A battle with consequences
The outcome of this fight matters. The taxonomy will set the pace for “sustainable” investment in the EU, and will be studied worldwide, and as such has been hotly contested. An initial recommendation in March 2020 from the Commission’s Technical Expert group (TEG) entailed the effective exclusion of gas and nuclear from the EU taxonomy, leading to both lobbies scaling up their efforts to force their way back in. But the truth is that fossil fuels can never be sustainable, and that – though not as harmful to the climate – nuclear raises major sustainability concerns.
The gas industry has moved heaven and earth to achieve its goals. 776 staff have been employed in 182 gas-related companies and industry groups to lobby the EU. Together they spent between €64.9 and €78.4 million each year, with prominent contributions from oil majors such as Shell, BP Exxon and TotalEnergies (1). Money gets results: namely, an extraordinary 323 meetings with EU officials — more than one meeting every two days (2).
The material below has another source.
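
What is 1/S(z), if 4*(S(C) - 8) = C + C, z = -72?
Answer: -1/28 ≈ -0.035714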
This has been buttressed by support from cental and eastern European states, such as Czechia, Hungary and Poland, which are betting on gas to replace their coal fleets.
To persuade their targets, gas lobbyists emphasize its supposed ‘transition’ fuel status (3). But in truth, gas can emit as much greenhouse gas (GHG) as coal and recently became the biggest GHG emitter in the EU power sector. Moreover, global gas production must be drastically reduced to limit global warming to 1.5°C and European infrastructures and plants are already overbuilt to respect this objective.
While the gas lobby deployed a veritable armada in pursuit of its goal, the nuclear industry and its backers – weighing in smaller at €7.9m annually, with 119 staff from 27 organizations – pursued a much more surgical approach. For one, the frequency of meetings between EU Commissioners and nuclear lobbyists more than doubled after its initial exclusion by the TEG (4). The report also unveils the role played by ‘astroturfed’ groups set up to mimic civil society groups, as well as by nuclear industry’s experts, whose influence reaches into the EU Commission’s very own Joint Research Committee (JRC).
Like its gas counterpart, the industry has amply benefited from state backing, with nuclear-dependent France leading a coalition of seven states vociferously advocating for its inclusion. It is worth noting that the French government teamed up with notorious gas advocates to protect nuclear, while simultaneously opening the door to gas inclusion in a move that looks a lot like a “nuclear for gas” deal. French state-owned EDF was the biggest individual nuclear lobbyist, spending over €2m per year on EU lobbying.
Nuclear advocates seek to depict it as environmentally friendly (5), emphasizing its role as a ‘decarbonized’ power source. Yet as the report argues, nuclear fails the ‘Do No Significant Harm’ (DNSH) principle at the heart of the taxonomy, given the various environmental risks it poses, as recognized by various experts groups.